Before we tried to adopt, I not only had my son (who was happily homeschooling, and doing well) but I also ran a licensed day care out of my home full time. After graduating with honours from a two year early childhood education program in college, I opened my daycare, and looked after 5-7 children each day in my home.

It was not babysitting. I had a full program for the children, which I planned out in quite detail. We had stories, songs, crafts, baking activities, science activities, outside time… I played with the children, and took good care of them. That isn’t just my opinion. Most of the children in my care were excited to come to daycare each day. Most of the parents were happy to bring their children to me. As far as daycare went, I think I did okay. (Those that weren’t happy was most exclusively about scheduling – because I was alone with 5-7 children, several of whom needed me in the room with them as they fell to sleep, I could not accommodate young children on different schedules.)
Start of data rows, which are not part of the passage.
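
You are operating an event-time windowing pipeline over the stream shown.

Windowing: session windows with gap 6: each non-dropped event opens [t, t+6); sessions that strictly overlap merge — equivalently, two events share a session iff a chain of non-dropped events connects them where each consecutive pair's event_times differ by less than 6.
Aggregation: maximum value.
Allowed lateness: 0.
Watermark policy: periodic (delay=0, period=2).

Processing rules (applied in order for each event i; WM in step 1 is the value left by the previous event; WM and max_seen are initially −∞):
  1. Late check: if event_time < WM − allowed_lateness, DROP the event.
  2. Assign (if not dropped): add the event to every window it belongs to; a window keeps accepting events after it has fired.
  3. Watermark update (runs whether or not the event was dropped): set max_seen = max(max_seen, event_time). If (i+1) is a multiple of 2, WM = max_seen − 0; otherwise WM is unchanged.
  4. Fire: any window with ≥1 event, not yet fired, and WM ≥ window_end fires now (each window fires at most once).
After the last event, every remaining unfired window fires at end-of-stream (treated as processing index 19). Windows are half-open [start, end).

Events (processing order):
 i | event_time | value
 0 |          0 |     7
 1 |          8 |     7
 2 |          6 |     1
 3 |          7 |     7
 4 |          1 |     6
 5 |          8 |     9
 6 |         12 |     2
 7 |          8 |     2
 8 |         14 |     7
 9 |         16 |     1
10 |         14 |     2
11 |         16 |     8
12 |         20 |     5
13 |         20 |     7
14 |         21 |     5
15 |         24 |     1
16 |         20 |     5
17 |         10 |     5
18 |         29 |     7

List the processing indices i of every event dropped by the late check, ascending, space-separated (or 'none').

2 3 4 10 16 17

i=0 t=0 v=7: → [0,6); WM=−∞
i=1 t=8 v=7: → [8,14); WM=8
i=2 t=6 v=1: DROP (t<8-0); WM=8
i=3 t=7 v=7: DROP (t<8-0); WM=8
i=4 t=1 v=6: DROP (t<8-0); WM=8
i=5 t=8 v=9: → [8,14); WM=8
i=6 t=12 v=2: → [8,18); WM=8
i=7 t=8 v=2: → [8,18); WM=12
i=8 t=14 v=7: → [8,20); WM=12
i=9 t=16 v=1: → [8,22); WM=16
i=10 t=14 v=2: DROP (t<16-0); WM=16
i=11 t=16 v=8: → [8,22); WM=16
i=12 t=20 v=5: → [8,26); WM=16
i=13 t=20 v=7: → [8,26); WM=20
i=14 t=21 v=5: → [8,27); WM=20
i=15 t=24 v=1: → [8,30); WM=24
i=16 t=20 v=5: DROP (t<24-0); WM=24
i=17 t=10 v=5: DROP (t<24-0); WM=24
i=18 t=29 v=7: → [8,35); WM=24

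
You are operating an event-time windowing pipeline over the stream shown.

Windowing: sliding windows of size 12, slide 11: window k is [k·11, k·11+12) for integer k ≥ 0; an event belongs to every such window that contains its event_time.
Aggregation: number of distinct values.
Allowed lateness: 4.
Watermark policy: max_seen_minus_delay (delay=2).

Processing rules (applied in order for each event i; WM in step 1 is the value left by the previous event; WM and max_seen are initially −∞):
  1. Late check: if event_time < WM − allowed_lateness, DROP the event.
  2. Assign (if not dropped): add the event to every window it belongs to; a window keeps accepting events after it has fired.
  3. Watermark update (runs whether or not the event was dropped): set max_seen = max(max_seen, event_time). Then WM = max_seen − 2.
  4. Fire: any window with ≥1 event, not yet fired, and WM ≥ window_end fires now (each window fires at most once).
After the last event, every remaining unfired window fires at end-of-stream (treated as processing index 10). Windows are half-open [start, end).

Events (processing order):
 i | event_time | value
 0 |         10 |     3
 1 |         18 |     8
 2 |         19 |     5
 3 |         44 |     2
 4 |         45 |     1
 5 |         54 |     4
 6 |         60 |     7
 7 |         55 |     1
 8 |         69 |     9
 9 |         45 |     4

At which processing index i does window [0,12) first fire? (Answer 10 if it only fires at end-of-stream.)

1

i=0 t=10 v=3: → [0,12); WM=8
i=1 t=18 v=8: → [11,23); WM=16; [0,12) fires=1
i=2 t=19 v=5: → [11,23); WM=17
i=3 t=44 v=2: → [44,56),[33,45); WM=42; [11,23) fires=2
i=4 t=45 v=1: → [44,56); WM=43
i=5 t=54 v=4: → [44,56); WM=52; [33,45) fires=1
i=6 t=60 v=7: → [55,67); WM=58; [44,56) fires=3
i=7 t=55 v=1: → [55,67),[44,56); WM=58
i=8 t=69 v=9: → [66,78); WM=67; [55,67) fires=2
i=9 t=45 v=4: DROP (t<67-4); WM=67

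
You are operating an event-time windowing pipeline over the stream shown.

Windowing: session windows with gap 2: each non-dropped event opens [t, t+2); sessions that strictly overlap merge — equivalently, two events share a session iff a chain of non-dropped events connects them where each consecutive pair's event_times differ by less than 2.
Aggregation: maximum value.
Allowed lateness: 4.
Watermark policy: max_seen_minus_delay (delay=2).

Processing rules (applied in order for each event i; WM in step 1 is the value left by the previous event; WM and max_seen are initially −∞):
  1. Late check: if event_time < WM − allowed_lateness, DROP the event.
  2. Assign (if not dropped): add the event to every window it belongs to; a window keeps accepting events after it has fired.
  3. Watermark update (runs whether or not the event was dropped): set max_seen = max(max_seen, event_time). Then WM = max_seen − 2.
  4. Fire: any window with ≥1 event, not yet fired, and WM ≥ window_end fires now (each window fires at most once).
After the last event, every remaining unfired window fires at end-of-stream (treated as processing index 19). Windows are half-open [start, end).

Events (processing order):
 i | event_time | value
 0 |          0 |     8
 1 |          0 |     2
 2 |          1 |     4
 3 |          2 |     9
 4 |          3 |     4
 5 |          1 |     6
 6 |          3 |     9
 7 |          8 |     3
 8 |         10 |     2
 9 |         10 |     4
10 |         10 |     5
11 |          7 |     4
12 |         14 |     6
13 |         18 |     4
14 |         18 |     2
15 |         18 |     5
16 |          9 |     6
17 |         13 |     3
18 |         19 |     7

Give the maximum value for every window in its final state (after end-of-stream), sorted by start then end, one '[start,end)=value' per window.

[0,5)=9 [7,10)=4 [10,12)=5 [13,16)=6 [18,21)=7

i=0 t=0 v=8: → [0,2); WM=-2
i=1 t=0 v=2: → [0,2); WM=-2
i=2 t=1 v=4: → [0,3); WM=-1
i=3 t=2 v=9: → [0,4); WM=0
i=4 t=3 v=4: → [0,5); WM=1
i=5 t=1 v=6: → [0,5); WM=1
i=6 t=3 v=9: → [0,5); WM=1
i=7 t=8 v=3: → [8,10); WM=6
i=8 t=10 v=2: → [10,12); WM=8
i=9 t=10 v=4: → [10,12); WM=8
i=10 t=10 v=5: → [10,12); WM=8
i=11 t=7 v=4: → [7,10); WM=8
i=12 t=14 v=6: → [14,16); WM=12
i=13 t=18 v=4: → [18,20); WM=16
i=14 t=18 v=2: → [18,20); WM=16
i=15 t=18 v=5: → [18,20); WM=16
i=16 t=9 v=6: DROP (t<16-4); WM=16
i=17 t=13 v=3: → [13,16); WM=16
i=18 t=19 v=7: → [18,21); WM=17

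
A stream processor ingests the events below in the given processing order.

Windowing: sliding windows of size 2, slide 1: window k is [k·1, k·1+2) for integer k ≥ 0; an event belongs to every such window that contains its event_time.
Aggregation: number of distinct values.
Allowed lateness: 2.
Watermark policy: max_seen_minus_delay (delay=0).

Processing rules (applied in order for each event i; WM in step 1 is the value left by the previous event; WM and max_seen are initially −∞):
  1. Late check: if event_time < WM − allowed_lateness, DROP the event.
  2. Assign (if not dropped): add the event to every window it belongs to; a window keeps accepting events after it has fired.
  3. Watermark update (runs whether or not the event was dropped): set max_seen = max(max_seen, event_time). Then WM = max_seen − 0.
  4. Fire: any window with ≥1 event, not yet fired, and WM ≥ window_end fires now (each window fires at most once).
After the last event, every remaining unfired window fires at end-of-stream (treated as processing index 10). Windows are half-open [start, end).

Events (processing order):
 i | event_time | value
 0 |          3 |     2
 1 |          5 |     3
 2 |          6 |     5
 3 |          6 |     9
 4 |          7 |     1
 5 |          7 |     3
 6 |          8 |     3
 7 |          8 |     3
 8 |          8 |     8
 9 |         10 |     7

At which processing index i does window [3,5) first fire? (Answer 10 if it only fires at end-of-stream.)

1

i=0 t=3 v=2: → [3,5),[2,4); WM=3
i=1 t=5 v=3: → [5,7),[4,6); WM=5; [2,4) fires=1 [3,5) fires=1
i=2 t=6 v=5: → [6,8),[5,7); WM=6; [4,6) fires=1
i=3 t=6 v=9: → [6,8),[5,7); WM=6
i=4 t=7 v=1: → [7,9),[6,8); WM=7; [5,7) fires=3
i=5 t=7 v=3: → [7,9),[6,8); WM=7
i=6 t=8 v=3: → [8,10),[7,9); WM=8; [6,8) fires=4
i=7 t=8 v=3: → [8,10),[7,9); WM=8
i=8 t=8 v=8: → [8,10),[7,9); WM=8
i=9 t=10 v=7: → [10,12),[9,11); WM=10; [7,9) fires=3 [8,10) fires=2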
And then we tried to adopt, and for two years the social workers, doctors, specialists, and foster parents were pleased with the care we provided… until they weren’t, and over a year the adoption fell through. Those moments have become so large in my mind, that it seems to define all of me – even when I am told that is not true.

After the adoption fell through, the ministry continued to have some supports in place for us to help us with the loss (not enough, but some.) It was through those supports that I was encouraged, with the social worker’s knowledge, to return to providing child care to other children.

It never made sense to me that they could take my children away, leaving me to feel like a horrible person, and yet encourage me to work with other people’s children. I still can’t understand this. However, after a time, I did start to provide child care again. And once again, both the parents, and children were happy with the care I provided.

daycare

I never could shake that lack of confidence and feeling of failure that came from having our “adoption fall through.” I was a childcare provider for nearly another year after that event, and chose on my own to move to a different job when those parents (for various reasons, not one having to do with the care I was providing for their children) stopped bringing their children. My reasons were mainly threefold.

  1. I was working long hours for little pay. Since I was not licensed at the time (and didn’t have the confidence to get my license again) I could only care for two children at a time, which wasn’t enough to cover the bills.
  2. Succeeding with other people’s children, only reminded me how wrong it felt that my own children had been taken away.
  3. Having children that had been in my care leave, though all due to the parents work situation and not my fault, hurt every time. I don’t handle change well, and while it takes a lot of effort for me to connect, I do in fact connect to the children, and that loss hurts. That is why I wanted to adopt – so they wouldn’t be taken away.

Yet despite how my successes “sandwich” my failure, the failure remains to be what is forefront in my mind. It not only stops me from trying again, but leaves me feeling guilty for wanting to. And that is how it is with everything. My confidence is something that is easy to break, and I may never overcome being told that I have failed.